Project Summary/Abstract
The NIH Common Fund have supported the generation, management, and sharing of single cell genomic data
from millions of cells through several large international consortia with the goal of building a comprehensive
reference of healthy cells across multiple organs in the human body. We will use single cell/nucleus RNA-
sequencing (scRNA-seq) data from the Common Fund-supported Human BioMolecular Atlas Program (HuBMAP)
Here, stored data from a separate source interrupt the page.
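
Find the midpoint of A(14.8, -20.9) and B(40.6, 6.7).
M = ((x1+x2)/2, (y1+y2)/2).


Mx = (14.8 + 40.6)/2 = 55.4/2 = 27.7000
My = (-20.9 + 6.7)/2 = -14.2/2 = -7.1000

(27.7000, -7.1000)


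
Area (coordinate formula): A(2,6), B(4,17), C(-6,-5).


2*(17+ 5) = 44
4*(-5-6) = -44
-6*(6-17) = 66
sum = 66
Area = |66|/2 = 33.0000

33.0000 sq units


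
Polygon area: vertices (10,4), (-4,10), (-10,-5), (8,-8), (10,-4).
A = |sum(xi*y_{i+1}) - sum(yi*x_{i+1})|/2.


sum(xi*y_{i+1}) = 10*10 - 4*(-5) - 10*(-8) + 8*(-4) + 10*4 = 208
sum(yi*x_{i+1}) = 4*(-4) + 10*(-10) - 5*8 - 8*10 - 4*10 = -276
Area = |208 + 276|/2 = 484/2 = 242.0000

242.0000 sq units


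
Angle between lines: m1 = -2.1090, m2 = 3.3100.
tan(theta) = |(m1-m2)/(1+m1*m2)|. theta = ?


m1-m2 = -5.419
1+m1*m2 = -5.98079
tan(theta) = |-5.419/(-5.98079)| = 0.906068
theta = arctan(|-5.419/(-5.98079)|) = 42.1787 degrees (acute angle)

42.1787 degrees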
and Genotype-Tissue Expression (GTEx) consortia to prototype a cell type harmonization protocol for
constructing a cross-consortia cell census meta-atlas. The HuBMAP consortium provides organ-specific cell
atlases for multiple organs, while GTEx provides an integrated cross-organ single cell atlas. Our group has
developed and extensively validated computational algorithms, NS-Forest and FR-Match, for biomarker
identification and robust cell type matching using scRNA-seq data. Our algorithms utilize Random Forest
machine learning and minimum spanning tree graphical modeling, which provide superior classification
performance while maintaining high explainability and interpretability for biological applications. In Specific Aim
1, rigorous data quality control approaches will be applied for dataset selection and preparation. The NS-Forest
algorithm will then be used to identify optimal biomarker combinations for characterization of organ-specific cell
types of individual organs in HuBMAP and cross-organ cell types in GTEx. In Specific Aim 2, we will focus on
human lung, as an exemplar organ, to prototype the assembly of a cross-consortia meta-atlas by developing a
robust cell type harmonization approach using our validated and benchmarked FR-Match algorithm and
HuBMAP-Lung, GTEx lung subset, and other publicly available Human Lung Cell Atlas (HLCA) datasets. We
will compare and benchmark FR-Match with two other popular methods, Azimuth and CellTypist, for cell type
matching and validate the matching results using all methods. We will also form a domain expert panel to review
and validate the cell type harmonization results using domain knowledge and literature information for community
approval. We will build a strategy for capturing sample metadata, anatomic structure information, cell type
nomenclature and biomarker-based definitions into an ontological representation for the meta-atlas and populate
the contents into the Provisional Cell Ontology. In Specific Aim 3, we will disseminate our results to key
stakeholder communities, including the HuBMAP Anatomical Structures, Cell Types and Biomarkers (ASCT+B)
Working Group and the GTEx Multi-Gene Single Cell Query platform. We will present the project and participate
in the Common Fund Data Ecosystem Spring Meeting for engaging the community and soliciting feedback.
Beyond the pilot phase, the cell type harmonization framework established in this project can be generally
applicable to integrate single cell-based cell type datasets across Common Fund and other data resources.